How reliable is torch.autograd.detect_anomaly
? What are possible causes view()
yields NaN gradients?
with torch.autograd.detect_anomaly():
logits = net(img, gt=labels)
loss = F.cross_entropy(input=logits, target=labels)
opt.zero_grad()
loss.backward()
opt.step()
RuntimeWarning: Traceback of forward call that caused the error:██████████████████████████████████████████████████████████████████████████████████████████████████▌ | 929/1268 [04:09<01:28, 3.82it/s]

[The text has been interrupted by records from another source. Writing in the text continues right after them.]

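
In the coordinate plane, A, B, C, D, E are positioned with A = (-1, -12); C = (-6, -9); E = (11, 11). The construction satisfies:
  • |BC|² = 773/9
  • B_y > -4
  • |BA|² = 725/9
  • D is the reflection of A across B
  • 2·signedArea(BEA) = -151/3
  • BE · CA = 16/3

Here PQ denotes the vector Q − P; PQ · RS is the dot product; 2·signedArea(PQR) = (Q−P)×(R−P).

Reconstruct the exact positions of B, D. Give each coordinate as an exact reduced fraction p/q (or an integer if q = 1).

1. B_x = 4/3  [2·signedArea(BEA) = -151/3 ∩ BE · CA = 16/3]
2. B_y = -10/3  [2·signedArea(BEA) = -151/3 ∩ BE · CA = 16/3]
   → B = (4/3, -10/3)
3. D_x = 11/3  [D is the reflection of A across B]
4. D_y = 16/3  [D is the reflection of A across B]
   → D = (11/3, 16/3)

B = (4/3, -10/3)
D = (11/3, 16/3)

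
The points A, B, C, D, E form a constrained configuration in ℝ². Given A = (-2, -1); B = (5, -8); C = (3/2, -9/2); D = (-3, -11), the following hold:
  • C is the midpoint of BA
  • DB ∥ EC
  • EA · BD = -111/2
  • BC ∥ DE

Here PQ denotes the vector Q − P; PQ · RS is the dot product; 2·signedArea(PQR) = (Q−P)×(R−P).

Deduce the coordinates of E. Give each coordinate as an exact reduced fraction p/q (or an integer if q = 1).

1. E_x = -13/2  [DB ∥ EC ∩ BC ∥ DE]
2. E_y = -15/2  [DB ∥ EC ∩ BC ∥ DE]
   → E = (-13/2, -15/2)

E = (-13/2, -15/2)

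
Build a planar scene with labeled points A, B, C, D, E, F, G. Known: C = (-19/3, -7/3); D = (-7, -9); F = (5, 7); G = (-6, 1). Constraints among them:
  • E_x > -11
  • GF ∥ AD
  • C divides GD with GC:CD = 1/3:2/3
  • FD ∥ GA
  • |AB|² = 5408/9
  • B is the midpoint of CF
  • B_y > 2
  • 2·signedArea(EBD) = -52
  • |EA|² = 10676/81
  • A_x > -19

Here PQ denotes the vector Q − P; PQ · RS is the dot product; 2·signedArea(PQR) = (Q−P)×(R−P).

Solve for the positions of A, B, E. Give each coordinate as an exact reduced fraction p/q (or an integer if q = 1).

A = (-18, -15)
B = (-2/3, 7/3)
E = (-92/9, -59/9)

1. A_x = -18  [GF ∥ AD ∩ FD ∥ GA]
2. A_y = -15  [GF ∥ AD ∩ FD ∥ GA]
   → A = (-18, -15)
3. B_x = -2/3  [B is the midpoint of CF]
4. B_y = 7/3  [B is the midpoint of CF]
   → B = (-2/3, 7/3)
5. E_x = -92/9  [line 34/3·x + -19/3·y + 223/3 = 0 ∩ |EA|² = 10676/81]
6. E_y = -59/9  [line 34/3·x + -19/3·y + 223/3 = 0 ∩ |EA|² = 10676/81]
   → E = (-92/9, -59/9)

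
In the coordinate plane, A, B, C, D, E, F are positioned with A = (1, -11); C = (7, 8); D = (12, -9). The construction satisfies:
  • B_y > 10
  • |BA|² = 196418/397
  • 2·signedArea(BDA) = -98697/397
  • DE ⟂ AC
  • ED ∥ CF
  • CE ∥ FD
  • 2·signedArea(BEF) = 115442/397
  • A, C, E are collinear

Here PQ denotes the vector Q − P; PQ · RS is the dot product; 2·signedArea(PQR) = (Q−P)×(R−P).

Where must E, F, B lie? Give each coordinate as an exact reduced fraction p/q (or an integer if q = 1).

1. E_x = 1021/397  [A, C, E are collinear ∩ DE ⟂ AC]
2. E_y = -2391/397  [A, C, E are collinear ∩ DE ⟂ AC]
   → E = (1021/397, -2391/397)
3. F_x = 6522/397  [CE ∥ FD ∩ ED ∥ CF]
4. F_y = 1994/397  [CE ∥ FD ∩ ED ∥ CF]
   → F = (6522/397, 1994/397)
5. B_x = -964/397  [2·signedArea(BDA) = -98697/397 ∩ 2·signedArea(BEF) = 115442/397]
6. B_y = 4358/397  [2·signedArea(BDA) = -98697/397 ∩ 2·signedArea(BEF) = 115442/397]
   → B = (-964/397, 4358/397)

B = (-964/397, 4358/397)
E = (1021/397, -2391/397)
F = (6522/397, 1994/397)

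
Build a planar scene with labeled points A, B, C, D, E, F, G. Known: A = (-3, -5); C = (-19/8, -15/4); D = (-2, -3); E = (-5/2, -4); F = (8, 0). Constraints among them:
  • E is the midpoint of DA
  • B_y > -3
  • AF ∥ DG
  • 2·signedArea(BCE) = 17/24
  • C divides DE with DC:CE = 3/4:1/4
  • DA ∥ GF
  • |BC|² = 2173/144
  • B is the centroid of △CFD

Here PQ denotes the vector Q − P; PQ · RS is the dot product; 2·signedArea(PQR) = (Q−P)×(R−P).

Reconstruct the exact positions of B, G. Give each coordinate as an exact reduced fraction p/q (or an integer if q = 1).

1. B_x = 29/24  [B is the centroid of △CFD]
2. B_y = -9/4  [B is the centroid of △CFD]
   → B = (29/24, -9/4)
3. G_x = 9  [DA ∥ GF ∩ AF ∥ DG]
4. G_y = 2  [DA ∥ GF ∩ AF ∥ DG]
   → G = (9, 2)

B = (29/24, -9/4)
G = (9, 2)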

File "main.py", line 447, in <module>
train()
File "main.py", line 336, in train
logits = net(img, gt=labels)
File "/usr/lib/python3.7/site-packages/torch/nn/modules/module.py", line 477, in __call__
result = self.forward(*input, **kwargs)
File "main.py", line 145, in forward
return self.fc(self.net(x), gt)
File "/usr/lib/python3.7/site-packages/torch/nn/modules/module.py", line 477, in __call__
result = self.forward(*input, **kwargs)
File "/usr/lib/python3.7/site-packages/torchvision/models/resnet.py", line 161, in forward
x = x.view(x.size(0), -1)
Traceback (Most recent call last):
447 main.py <module> --> train()
339 main.py train --> loss.backward()
96 /usr/lib/python3.7/site-packages/torch/tensor.py backward --> torch.autograd.backward(self, gradient, retain_graph, create_graph)
90 /usr/lib/python3.7/site-packages/torch/autograd/__init__.py backward --> allow_unreachable=True) # allow_unreachable flag
RuntimeError: Function 'ViewBackward' returned nan values in its 0th output.
> /usr/lib/python3.7/site-packages/torch/autograd/__init__.py(90)backward()
-> allow_unreachable=True) # allow_unreachable flag
(Pdb) l
85 if retain_graph is None:
86 retain_graph = create_graph
87
88 Variable._execution_engine.run_backward(
89 tensors, grad_tensors, retain_graph, create_graph,
90 -> allow_unreachable=True) # allow_unreachable flag
91
92
93 def grad(outputs, inputs, grad_outputs=None, retain_graph=None, create_graph=False,
94 only_inputs=True, allow_unused=False):
95 r"""Computes and returns the sum of gradients of outputs w.r.t. the inputs.